For expatriates, HR processes the entry visa through Enjaz, sends it to the candidate for stamping, and arranges travel. Upon arrival, fingerprints are captured at the airport.

4. Conduct Government Medical Test

Within 14 days, the employee must conduct a medical exam (HIV, TB, hepatitis) at a licensed Saudi clinic; the result uploads automatically to MOFA and Jawazat systems.

5. Obtain Medical Insurance & Issue Iqama

A valid health insurance policy is mandatory before Jawazat will print the Iqama card. Recruiters work with insurers to obtain coverage, then submit the Iqama application; the residence card must be issued within 90 days of entry to avoid fines.

6. Sign & Register Final Contract (Qiwa)

Both parties sign the e-contract digitally on Qiwa. The system automatically registers the contract and generates a work-permit number that links to the GOSI and WPS databases.

7. Comply with WPS via Mudad

Within the first payroll cycle, HR uploads the wage-payment file to Mudad, Saudi Arabia’s Wage Protection platform; from March 2025, files must be uploaded within 30 days of the month-end.

8. Register Saudis with GOSI & Track Nitaqat

If the hire is a Saudi national, the recruiter registers them on the GOSI pension portal and updates Nitaqat dashboards to ensure quota compliance; expatriates are added to GOSI only for accident insurance.

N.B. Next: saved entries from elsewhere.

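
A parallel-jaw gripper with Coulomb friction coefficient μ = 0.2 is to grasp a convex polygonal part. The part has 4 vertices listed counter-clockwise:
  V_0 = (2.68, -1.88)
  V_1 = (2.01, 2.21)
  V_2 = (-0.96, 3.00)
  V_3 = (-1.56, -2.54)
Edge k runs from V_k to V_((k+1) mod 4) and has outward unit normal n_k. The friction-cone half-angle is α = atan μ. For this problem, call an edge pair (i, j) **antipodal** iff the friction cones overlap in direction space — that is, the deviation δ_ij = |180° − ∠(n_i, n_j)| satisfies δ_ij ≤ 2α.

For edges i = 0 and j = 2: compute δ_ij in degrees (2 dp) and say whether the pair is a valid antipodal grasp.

δ = 15.48°, valid

α = atan 0.2 = 11.31°;  2α = 22.62°
edge 0: e_0 = (-0.67, +4.09);  n_0 = (+0.9868, +0.1617)
edge 2: e_2 = (-0.60, -5.54);  n_2 = (-0.9942, +0.1077)
∠(n_0, n_2) = 164.52°
δ = |180° − 164.52°| = 15.48°
15.48° ≤ 2α = 22.62°  →  valid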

9. Orient, Train & Integrate

  • Day-one induction: cover company values, prayer-break protocol, and gender-segregated facilities.
  • 30-60-90 plan: align KPIs with Article 53 probation limits (max 90 days, extendable once)
  • Mentorship:  pair expats with Saudi mentors to ease cultural acclimatisation.

10. Metrics & Dashboards

KPI Target Source
Iqama Issuance ≤ 30 days from entry Absher status
WPS Compliance 100% file upload in 30 days Mudad dashboard
Saudization Ratio Meets Nitaqat band Qiwa analytics
New-hire 6-month Retention ≥ 90% HRIS
Time-to-Productivity ≤ 45 days Manager surveys

Read more: Compensation and benefits of Saudi Employees

Wrapping Up

Successful Saudi onboarding is a disciplined sequence: issue a compliant offer, obtain visa approvals quickly, conduct mandatory medicals, sign and register contracts on Qiwa, then comply with Mudad WPS uploads. Paralleling these legal steps, provide clear goals, mentoring, and feedback to engage talent, especially Saudi nationals, whose development propels Nitaqat scores and brand reputation.

Automating platform checkpoints ensures no deadline slips and every metric is visible in real time. By mastering this workflow, recruiters transform Saudi Arabia’s exacting regulatory landscape into a streamlined, value-adding onboarding experience that accelerates time-to-productivity and fortifies long-term retention.